Umano troppo umano, appunto.
Oppure, in termini più pop, una sliding door sul futuro dove puoi sì incontrare Gwyneth Paltrow ma è più facile scontrarsi con un dissennatore.

Sono uscito dal lockdown, siamo tutti usciti e fuoriusciti dal lockdown e dai, non dirmi che anche tu hai pensato: sì, si stava meglio prima.
Più che ripresa, nei termini di analessi, prendere su e sollevare e sollevarsi, si tratta per me di catalessi.

E così, mi ritrovo qui a pensare che più che la FOMO (Fear of Missing Out) di qualche newsletter fa (te la ricordi?), quello che vivo è la HOMO (Happiness of Missing Out).

Come un novello Thoreau (mio mito indiscusso e inimitabile) ciò che più vorrei fare è andare nei boschi per vivere con saggezza (o quantomeno ricercarla) e succhiare il midollo della stessa esistenza.

Foraging.

Ed è proprio il foraging il leitmotiv di questa estate (ah, lo sapevi che leitmotiv è una parola tedesca? non francese, tedesca!)
Ho detto foraging, non reggaeton. Mannaggia a loro.
Aiutami signore sono messo male
Torniamo a noi.
Cosa ho fatto, cosa sto facendo. Cosa stiamo "facento su questa tera." (citazione per dimostrare quanto siamo boomer).
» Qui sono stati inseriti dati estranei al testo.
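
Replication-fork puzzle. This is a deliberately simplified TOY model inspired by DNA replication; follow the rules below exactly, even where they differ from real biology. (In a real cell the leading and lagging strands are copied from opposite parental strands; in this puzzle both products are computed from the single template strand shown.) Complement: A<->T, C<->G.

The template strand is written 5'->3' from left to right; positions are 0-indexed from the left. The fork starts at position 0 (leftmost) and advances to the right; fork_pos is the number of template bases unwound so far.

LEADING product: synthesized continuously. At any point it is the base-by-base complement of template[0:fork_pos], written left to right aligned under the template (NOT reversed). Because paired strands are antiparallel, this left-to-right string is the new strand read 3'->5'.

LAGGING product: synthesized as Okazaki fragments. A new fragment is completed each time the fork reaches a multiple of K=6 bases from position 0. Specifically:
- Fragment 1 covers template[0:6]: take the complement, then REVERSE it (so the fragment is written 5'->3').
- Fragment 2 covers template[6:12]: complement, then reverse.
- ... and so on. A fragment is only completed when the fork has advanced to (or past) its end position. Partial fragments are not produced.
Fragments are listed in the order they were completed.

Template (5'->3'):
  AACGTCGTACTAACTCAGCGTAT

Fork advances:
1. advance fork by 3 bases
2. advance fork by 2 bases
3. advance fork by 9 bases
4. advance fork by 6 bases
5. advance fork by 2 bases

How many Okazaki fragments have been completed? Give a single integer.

Answer: 3

Derivation:
Step 1: advance 3 -> fork_pos = 0 + 3 = 3. Next multiple of 6 is 6 (not reached); still 0 fragment(s).
Step 2: advance 2 -> fork_pos = 3 + 2 = 5. Next multiple of 6 is 6 (not reached); still 0 fragment(s).
Step 3: advance 9 -> fork_pos = 5 + 9 = 14. Reached multiple(s) of 6: 6, 12 -> fragments 1-2 completed (2 total).
Step 4: advance 6 -> fork_pos = 14 + 6 = 20. Reached multiple(s) of 6: 18 -> fragment 3 completed (3 total).
Step 5: advance 2 -> fork_pos = 20 + 2 = 22. Next multiple of 6 is 24 (not reached); still 3 fragment(s).
Check: final fork_pos = 22; the multiples of 6 that are <= 22 are 6..18 -> 22 // 6 = 3 completed fragment(s).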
Le mie ferie ormai sono più o meno finite e volate via dopo due settimane meravigliose in Valle dei Mocheni (nessuno sa dov'è, cosa che mi fa godere nella mia sociopatia, ma merita davvero una vacanza, credimi) tra muschi, vacche e licheni e qualche trekking sull'appennino bolognese dove ho raccolto ginepro per farmi il bathtub gin come ai tempi del proibizionismo. Ora è il tempo di ricominciare.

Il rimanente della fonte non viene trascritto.